Last week, I had the chance to participate in a writers panel at The Army-Navy Country Club in Arlington, VA. The panel, titled, “So You Want to Write a Book?” was designed to discuss various publishing options open to first-time authors or people who have always wanted to write a book, but didn’t know how to get started. I was joined by Dan Gerstein, Founder and President of Gotham Ghostwriters; Taylor Kiland, Navy veteran and published author or co-author of five military non-fiction books; and Rick Russell, Army and National Guard veteran and Director of Naval Institute Press. About 40 people attended the hourlong exchange of information, ideas and questions. One of the central themes of the evening was the disruption caused in the publishing industry by the rise of technology, particularly in regards to self-publishing. The “old days” of publishing – monolithic publishing houses buying books from agents to sell to bookstores – has been upended by the ability of writers to reach directly to readers via online publishing and publications, e-books, self-publishing and the ability to market their own books. Of course, there are risks (and shortcomings), but mainstream publishing can no longer scoff at self-publishing as a form of the “vanity press.” When the New York Times is discussing the phenomenon, it’s legitimate. Publishers Weekly, too, has begun to consider self- and digital publishing as more than just a fad. This piece from last summer has some interesting statistics regarding self-publishing. Of note,
•Self-published books now represent 31 percent of e-book sales on Amazon’s Kindle Store. •Indie authors are earning nearly 40 percent of the e-book dollars going to authors.

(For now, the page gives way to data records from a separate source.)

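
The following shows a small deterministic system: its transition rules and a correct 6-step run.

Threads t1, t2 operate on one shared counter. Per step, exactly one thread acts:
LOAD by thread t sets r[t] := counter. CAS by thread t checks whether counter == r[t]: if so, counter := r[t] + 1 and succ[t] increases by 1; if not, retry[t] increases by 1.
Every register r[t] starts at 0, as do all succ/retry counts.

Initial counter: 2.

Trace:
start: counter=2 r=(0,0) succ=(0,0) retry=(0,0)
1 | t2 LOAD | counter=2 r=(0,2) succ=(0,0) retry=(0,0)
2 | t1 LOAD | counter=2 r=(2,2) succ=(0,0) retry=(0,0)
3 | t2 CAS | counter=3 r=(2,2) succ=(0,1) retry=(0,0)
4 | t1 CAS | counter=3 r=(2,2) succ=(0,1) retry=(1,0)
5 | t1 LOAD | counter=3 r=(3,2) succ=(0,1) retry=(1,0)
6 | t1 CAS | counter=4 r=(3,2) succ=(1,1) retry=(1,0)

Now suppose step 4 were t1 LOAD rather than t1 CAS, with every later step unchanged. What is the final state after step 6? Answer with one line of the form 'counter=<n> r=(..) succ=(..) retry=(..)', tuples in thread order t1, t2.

counter=4 r=(3,2) succ=(1,1) retry=(0,0)

(re-executing from step 4 with the substitution; state before step 4: counter=3 r=(2,2) succ=(0,1) retry=(0,0))
4 | t1 LOAD | counter=3 r=(3,2) succ=(0,1) retry=(0,0)
5 | t1 LOAD | counter=3 r=(3,2) succ=(0,1) retry=(0,0)
6 | t1 CAS | counter=4 r=(3,2) succ=(1,1) retry=(0,0)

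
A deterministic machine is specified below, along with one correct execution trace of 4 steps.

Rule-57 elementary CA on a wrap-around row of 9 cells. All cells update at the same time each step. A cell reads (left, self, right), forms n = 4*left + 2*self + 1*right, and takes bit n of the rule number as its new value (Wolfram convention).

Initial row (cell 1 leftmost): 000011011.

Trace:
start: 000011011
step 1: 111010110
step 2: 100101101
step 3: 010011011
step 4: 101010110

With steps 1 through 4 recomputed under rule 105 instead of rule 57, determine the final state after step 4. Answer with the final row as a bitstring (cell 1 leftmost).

011001010

(re-executing steps 1..4 under rule 105; state before step 1: 000011011)
step 1: 011011111
step 2: 111110001
step 3: 000010101
step 4: 011001010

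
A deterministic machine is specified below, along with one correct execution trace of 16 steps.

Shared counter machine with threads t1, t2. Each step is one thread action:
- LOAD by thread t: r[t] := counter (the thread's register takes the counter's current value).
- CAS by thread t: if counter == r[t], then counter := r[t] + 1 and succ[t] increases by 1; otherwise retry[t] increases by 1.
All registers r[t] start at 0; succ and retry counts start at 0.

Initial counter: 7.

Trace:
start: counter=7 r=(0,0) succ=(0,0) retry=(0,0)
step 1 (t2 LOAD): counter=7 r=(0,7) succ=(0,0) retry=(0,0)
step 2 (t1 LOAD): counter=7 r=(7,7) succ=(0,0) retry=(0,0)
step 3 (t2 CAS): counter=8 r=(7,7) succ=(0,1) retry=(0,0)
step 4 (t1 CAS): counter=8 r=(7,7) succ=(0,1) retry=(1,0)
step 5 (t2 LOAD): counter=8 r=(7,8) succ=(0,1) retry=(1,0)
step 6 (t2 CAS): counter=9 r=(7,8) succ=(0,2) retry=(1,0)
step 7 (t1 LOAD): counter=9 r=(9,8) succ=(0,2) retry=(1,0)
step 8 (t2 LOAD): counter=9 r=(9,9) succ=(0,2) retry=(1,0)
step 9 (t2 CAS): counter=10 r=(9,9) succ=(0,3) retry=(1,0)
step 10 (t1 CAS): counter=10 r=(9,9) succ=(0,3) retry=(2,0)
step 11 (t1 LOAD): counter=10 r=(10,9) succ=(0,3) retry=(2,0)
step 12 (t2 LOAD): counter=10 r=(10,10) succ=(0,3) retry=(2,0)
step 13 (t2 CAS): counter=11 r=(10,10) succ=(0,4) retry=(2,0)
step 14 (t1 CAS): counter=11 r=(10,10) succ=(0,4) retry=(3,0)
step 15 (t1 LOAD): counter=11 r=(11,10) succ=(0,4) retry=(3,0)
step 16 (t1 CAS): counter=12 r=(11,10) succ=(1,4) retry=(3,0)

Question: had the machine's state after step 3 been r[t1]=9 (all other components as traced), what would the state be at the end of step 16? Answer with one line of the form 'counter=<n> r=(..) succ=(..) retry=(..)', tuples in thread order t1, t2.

state after step 3 := counter=8 r=(9,7) succ=(0,1) retry=(0,0)
step 4 (t1 CAS): counter=8 r=(9,7) succ=(0,1) retry=(1,0)
step 5 (t2 LOAD): counter=8 r=(9,8) succ=(0,1) retry=(1,0)
step 6 (t2 CAS): counter=9 r=(9,8) succ=(0,2) retry=(1,0)
step 7 (t1 LOAD): counter=9 r=(9,8) succ=(0,2) retry=(1,0)
step 8 (t2 LOAD): counter=9 r=(9,9) succ=(0,2) retry=(1,0)
step 9 (t2 CAS): counter=10 r=(9,9) succ=(0,3) retry=(1,0)
step 10 (t1 CAS): counter=10 r=(9,9) succ=(0,3) retry=(2,0)
step 11 (t1 LOAD): counter=10 r=(10,9) succ=(0,3) retry=(2,0)
step 12 (t2 LOAD): counter=10 r=(10,10) succ=(0,3) retry=(2,0)
step 13 (t2 CAS): counter=11 r=(10,10) succ=(0,4) retry=(2,0)
step 14 (t1 CAS): counter=11 r=(10,10) succ=(0,4) retry=(3,0)
step 15 (t1 LOAD): counter=11 r=(11,10) succ=(0,4) retry=(3,0)
step 16 (t1 CAS): counter=12 r=(11,10) succ=(1,4) retry=(3,0)

counter=12 r=(11,10) succ=(1,4) retry=(3,0)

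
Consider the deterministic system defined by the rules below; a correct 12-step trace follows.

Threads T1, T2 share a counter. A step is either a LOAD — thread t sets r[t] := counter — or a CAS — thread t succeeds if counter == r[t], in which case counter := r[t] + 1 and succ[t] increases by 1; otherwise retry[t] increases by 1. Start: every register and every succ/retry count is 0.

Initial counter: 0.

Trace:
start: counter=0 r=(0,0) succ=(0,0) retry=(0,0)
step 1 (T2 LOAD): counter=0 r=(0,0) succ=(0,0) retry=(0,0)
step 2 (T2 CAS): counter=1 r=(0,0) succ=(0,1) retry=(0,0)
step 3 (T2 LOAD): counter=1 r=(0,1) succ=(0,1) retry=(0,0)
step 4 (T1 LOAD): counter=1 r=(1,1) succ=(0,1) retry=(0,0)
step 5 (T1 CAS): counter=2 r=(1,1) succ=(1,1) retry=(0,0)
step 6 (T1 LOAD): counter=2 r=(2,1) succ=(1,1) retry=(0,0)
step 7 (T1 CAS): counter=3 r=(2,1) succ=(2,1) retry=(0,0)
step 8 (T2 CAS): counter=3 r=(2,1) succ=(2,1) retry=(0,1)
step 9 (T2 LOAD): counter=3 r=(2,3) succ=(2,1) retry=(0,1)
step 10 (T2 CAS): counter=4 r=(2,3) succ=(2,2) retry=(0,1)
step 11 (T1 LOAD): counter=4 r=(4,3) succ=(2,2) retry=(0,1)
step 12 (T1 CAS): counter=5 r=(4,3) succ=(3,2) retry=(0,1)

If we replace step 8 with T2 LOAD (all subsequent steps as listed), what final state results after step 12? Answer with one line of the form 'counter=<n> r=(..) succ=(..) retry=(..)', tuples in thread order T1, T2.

(re-executing from step 8 with the substitution; state before step 8: counter=3 r=(2,1) succ=(2,1) retry=(0,0))
step 8 (T2 LOAD): counter=3 r=(2,3) succ=(2,1) retry=(0,0)
step 9 (T2 LOAD): counter=3 r=(2,3) succ=(2,1) retry=(0,0)
step 10 (T2 CAS): counter=4 r=(2,3) succ=(2,2) retry=(0,0)
step 11 (T1 LOAD): counter=4 r=(4,3) succ=(2,2) retry=(0,0)
step 12 (T1 CAS): counter=5 r=(4,3) succ=(3,2) retry=(0,0)

counter=5 r=(4,3) succ=(3,2) retry=(0,0)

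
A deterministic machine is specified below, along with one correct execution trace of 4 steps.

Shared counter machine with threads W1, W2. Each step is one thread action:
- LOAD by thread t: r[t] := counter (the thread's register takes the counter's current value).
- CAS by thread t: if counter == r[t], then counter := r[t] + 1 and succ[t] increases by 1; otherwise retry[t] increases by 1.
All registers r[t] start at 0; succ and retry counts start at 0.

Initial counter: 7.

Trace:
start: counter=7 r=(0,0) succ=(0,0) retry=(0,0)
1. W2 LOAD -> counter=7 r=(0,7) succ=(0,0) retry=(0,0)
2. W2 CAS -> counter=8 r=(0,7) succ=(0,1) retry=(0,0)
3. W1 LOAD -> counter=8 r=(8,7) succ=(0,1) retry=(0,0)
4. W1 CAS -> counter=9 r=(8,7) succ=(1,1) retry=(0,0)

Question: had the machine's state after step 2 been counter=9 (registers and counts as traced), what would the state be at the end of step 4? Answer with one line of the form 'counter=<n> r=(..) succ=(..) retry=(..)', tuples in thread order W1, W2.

counter=10 r=(9,7) succ=(1,1) retry=(0,0)

state after step 2 := counter=9 r=(0,7) succ=(0,1) retry=(0,0)
3. W1 LOAD -> counter=9 r=(9,7) succ=(0,1) retry=(0,0)
4. W1 CAS -> counter=10 r=(9,7) succ=(1,1) retry=(0,0)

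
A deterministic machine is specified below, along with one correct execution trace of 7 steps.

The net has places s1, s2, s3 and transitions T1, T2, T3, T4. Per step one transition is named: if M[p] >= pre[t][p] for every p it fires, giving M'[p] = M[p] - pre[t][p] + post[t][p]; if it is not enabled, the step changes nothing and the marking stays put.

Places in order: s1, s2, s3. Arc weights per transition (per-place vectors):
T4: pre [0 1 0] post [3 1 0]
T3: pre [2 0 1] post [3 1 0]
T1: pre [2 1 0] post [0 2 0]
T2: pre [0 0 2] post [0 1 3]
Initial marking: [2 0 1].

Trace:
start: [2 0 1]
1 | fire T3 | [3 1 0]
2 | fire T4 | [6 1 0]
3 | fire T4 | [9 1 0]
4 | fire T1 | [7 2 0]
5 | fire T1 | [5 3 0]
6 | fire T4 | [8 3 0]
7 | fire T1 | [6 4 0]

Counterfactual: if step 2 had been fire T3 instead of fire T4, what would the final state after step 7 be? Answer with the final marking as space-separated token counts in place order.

3 4 0

(re-executing from step 2 with the substitution; state before step 2: [3 1 0])
2 | fire T3 | [3 1 0]
3 | fire T4 | [6 1 0]
4 | fire T1 | [4 2 0]
5 | fire T1 | [2 3 0]
6 | fire T4 | [5 3 0]
7 | fire T1 | [3 4 0]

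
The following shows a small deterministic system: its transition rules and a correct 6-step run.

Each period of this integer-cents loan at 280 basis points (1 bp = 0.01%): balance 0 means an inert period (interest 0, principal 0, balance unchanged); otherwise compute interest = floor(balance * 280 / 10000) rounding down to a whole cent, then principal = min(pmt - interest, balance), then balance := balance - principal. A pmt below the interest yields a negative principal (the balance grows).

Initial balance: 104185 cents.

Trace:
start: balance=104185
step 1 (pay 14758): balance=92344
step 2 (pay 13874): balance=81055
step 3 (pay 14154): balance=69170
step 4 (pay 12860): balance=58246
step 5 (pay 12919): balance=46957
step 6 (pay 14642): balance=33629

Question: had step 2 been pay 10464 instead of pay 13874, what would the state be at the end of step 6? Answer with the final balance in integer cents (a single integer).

37438

(re-executing from step 2 with the substitution; state before step 2: balance=92344)
step 2 (pay 10464): balance=84465
step 3 (pay 14154): balance=72676
step 4 (pay 12860): balance=61850
step 5 (pay 12919): balance=50662
step 6 (pay 14642): balance=37438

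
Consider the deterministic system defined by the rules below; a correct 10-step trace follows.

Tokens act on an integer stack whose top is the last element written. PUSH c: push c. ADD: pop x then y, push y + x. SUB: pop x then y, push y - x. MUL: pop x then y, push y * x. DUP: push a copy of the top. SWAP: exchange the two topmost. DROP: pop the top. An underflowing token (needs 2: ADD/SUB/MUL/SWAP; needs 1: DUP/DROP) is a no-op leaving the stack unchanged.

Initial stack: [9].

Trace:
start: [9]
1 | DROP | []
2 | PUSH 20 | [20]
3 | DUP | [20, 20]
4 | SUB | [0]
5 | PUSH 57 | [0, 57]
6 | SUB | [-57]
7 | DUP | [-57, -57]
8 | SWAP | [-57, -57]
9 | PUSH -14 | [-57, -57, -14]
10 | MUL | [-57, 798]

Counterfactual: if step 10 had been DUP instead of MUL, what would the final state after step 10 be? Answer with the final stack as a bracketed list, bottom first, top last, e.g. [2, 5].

(re-executing from step 10 with the substitution; state before step 10: [-57, -57, -14])
10 | DUP | [-57, -57, -14, -14]

[-57, -57, -14, -14]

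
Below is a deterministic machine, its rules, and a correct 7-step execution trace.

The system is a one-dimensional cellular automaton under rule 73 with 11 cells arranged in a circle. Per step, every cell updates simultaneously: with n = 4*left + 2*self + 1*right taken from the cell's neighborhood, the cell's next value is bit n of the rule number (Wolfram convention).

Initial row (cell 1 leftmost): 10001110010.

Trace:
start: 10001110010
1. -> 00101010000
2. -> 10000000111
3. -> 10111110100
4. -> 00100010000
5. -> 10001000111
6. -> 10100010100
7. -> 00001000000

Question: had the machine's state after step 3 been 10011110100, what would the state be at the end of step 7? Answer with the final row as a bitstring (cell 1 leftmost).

state after step 3 := 10011110100
4. -> 00010010000
5. -> 11000000111
6. -> 01011110100
7. -> 00010010001

00010010001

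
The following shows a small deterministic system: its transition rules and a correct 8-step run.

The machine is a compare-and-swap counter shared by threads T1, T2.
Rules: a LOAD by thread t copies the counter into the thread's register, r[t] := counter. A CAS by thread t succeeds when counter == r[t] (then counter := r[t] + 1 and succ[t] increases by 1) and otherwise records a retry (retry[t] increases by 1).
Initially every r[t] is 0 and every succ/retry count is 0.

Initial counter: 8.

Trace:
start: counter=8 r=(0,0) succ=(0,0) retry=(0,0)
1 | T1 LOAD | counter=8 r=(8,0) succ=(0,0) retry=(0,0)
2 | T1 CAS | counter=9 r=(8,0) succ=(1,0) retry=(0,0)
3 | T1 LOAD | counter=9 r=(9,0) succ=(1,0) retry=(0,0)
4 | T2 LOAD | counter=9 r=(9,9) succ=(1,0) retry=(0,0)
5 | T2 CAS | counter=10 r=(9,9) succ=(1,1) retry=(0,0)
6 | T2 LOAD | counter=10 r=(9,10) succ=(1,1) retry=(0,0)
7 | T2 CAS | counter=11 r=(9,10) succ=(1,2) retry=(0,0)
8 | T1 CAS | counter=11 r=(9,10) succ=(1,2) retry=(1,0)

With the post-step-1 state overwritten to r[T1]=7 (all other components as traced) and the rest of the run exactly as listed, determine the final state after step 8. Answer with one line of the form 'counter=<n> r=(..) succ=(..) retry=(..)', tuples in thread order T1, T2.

counter=10 r=(8,9) succ=(0,2) retry=(2,0)

state after step 1 := counter=8 r=(7,0) succ=(0,0) retry=(0,0)
2 | T1 CAS | counter=8 r=(7,0) succ=(0,0) retry=(1,0)
3 | T1 LOAD | counter=8 r=(8,0) succ=(0,0) retry=(1,0)
4 | T2 LOAD | counter=8 r=(8,8) succ=(0,0) retry=(1,0)
5 | T2 CAS | counter=9 r=(8,8) succ=(0,1) retry=(1,0)
6 | T2 LOAD | counter=9 r=(8,9) succ=(0,1) retry=(1,0)
7 | T2 CAS | counter=10 r=(8,9) succ=(0,2) retry=(1,0)
8 | T1 CAS | counter=10 r=(8,9) succ=(0,2) retry=(2,0)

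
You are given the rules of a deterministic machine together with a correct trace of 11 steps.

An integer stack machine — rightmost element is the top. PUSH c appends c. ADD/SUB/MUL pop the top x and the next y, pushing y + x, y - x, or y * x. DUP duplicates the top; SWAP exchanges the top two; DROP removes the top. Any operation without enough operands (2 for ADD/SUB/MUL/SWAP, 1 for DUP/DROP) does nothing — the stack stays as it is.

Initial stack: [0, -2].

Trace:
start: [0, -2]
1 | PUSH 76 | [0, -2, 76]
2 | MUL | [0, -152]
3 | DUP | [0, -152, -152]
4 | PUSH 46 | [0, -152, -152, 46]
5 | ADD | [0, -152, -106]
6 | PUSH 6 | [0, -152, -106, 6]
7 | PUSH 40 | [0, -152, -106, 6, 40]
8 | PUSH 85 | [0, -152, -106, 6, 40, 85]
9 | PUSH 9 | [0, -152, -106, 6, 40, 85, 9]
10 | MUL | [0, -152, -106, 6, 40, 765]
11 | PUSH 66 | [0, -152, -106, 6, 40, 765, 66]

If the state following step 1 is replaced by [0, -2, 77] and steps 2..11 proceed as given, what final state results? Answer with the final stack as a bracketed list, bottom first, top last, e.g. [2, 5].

[0, -154, -108, 6, 40, 765, 66]

state after step 1 := [0, -2, 77]
2 | MUL | [0, -154]
3 | DUP | [0, -154, -154]
4 | PUSH 46 | [0, -154, -154, 46]
5 | ADD | [0, -154, -108]
6 | PUSH 6 | [0, -154, -108, 6]
7 | PUSH 40 | [0, -154, -108, 6, 40]
8 | PUSH 85 | [0, -154, -108, 6, 40, 85]
9 | PUSH 9 | [0, -154, -108, 6, 40, 85, 9]
10 | MUL | [0, -154, -108, 6, 40, 765]
11 | PUSH 66 | [0, -154, -108, 6, 40, 765, 66]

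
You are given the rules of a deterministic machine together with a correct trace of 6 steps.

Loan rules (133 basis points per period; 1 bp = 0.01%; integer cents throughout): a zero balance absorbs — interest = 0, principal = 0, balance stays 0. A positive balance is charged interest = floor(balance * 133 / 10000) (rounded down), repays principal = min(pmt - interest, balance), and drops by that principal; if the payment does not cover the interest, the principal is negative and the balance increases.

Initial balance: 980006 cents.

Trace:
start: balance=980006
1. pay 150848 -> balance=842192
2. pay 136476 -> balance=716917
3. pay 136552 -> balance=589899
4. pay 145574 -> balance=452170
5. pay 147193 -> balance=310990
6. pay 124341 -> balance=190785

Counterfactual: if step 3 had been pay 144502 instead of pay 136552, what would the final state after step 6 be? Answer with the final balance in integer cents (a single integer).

182513

(re-executing from step 3 with the substitution; state before step 3: balance=716917)
3. pay 144502 -> balance=581949
4. pay 145574 -> balance=444114
5. pay 147193 -> balance=302827
6. pay 124341 -> balance=182513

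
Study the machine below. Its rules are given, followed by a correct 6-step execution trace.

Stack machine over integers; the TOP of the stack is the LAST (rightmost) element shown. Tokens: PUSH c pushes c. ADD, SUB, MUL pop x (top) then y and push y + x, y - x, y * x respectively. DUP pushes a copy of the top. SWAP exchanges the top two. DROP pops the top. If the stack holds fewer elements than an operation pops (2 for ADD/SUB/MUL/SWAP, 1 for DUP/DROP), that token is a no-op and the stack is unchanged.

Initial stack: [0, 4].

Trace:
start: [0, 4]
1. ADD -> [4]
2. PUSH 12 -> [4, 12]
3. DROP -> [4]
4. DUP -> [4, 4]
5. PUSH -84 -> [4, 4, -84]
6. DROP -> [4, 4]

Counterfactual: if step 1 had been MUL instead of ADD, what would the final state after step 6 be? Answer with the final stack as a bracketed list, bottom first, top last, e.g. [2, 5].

(re-executing from step 1 with the substitution; state before step 1: [0, 4])
1. MUL -> [0]
2. PUSH 12 -> [0, 12]
3. DROP -> [0]
4. DUP -> [0, 0]
5. PUSH -84 -> [0, 0, -84]
6. DROP -> [0, 0]

[0, 0]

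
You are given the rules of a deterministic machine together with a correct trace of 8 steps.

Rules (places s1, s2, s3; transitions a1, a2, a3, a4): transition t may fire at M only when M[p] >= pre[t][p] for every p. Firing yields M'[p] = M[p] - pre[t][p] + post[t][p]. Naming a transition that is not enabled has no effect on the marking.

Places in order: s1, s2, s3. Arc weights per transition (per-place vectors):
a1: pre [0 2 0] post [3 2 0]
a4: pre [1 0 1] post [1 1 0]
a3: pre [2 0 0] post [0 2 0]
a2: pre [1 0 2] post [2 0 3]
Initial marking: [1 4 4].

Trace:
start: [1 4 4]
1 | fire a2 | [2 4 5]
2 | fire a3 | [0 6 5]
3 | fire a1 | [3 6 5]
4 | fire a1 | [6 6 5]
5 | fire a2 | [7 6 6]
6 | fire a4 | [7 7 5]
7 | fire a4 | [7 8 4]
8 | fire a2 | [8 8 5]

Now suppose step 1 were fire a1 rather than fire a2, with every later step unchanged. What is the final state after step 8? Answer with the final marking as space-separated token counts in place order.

(re-executing from step 1 with the substitution; state before step 1: [1 4 4])
1 | fire a1 | [4 4 4]
2 | fire a3 | [2 6 4]
3 | fire a1 | [5 6 4]
4 | fire a1 | [8 6 4]
5 | fire a2 | [9 6 5]
6 | fire a4 | [9 7 4]
7 | fire a4 | [9 8 3]
8 | fire a2 | [10 8 4]

10 8 4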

•Self-published authors are “dominating traditionally published authors” in sci-fi/fantasy, mystery/thriller, and romance genres but — and here is the surprise — they are also taking “significant market share in all genres.”
I’m not saying self-publishing is the way to go for everyone. I can say that, if you decide to publish your own novel or memoir or children’s book, it’s a lot of work. I self-published my second novel, A Simple Murder, and found the writing to be the easy part. The marketing lift – from social media platforms to press releases, events, reviews, interviews, etc. – is significant and not for the faint of heart. You have to be prepared for the long slog and develop a readership over time. The jury is still out on whether self-publishing will sustain itself over the long haul. But the publishing world is changing, and options for writers to connect directly with readers is greater than ever.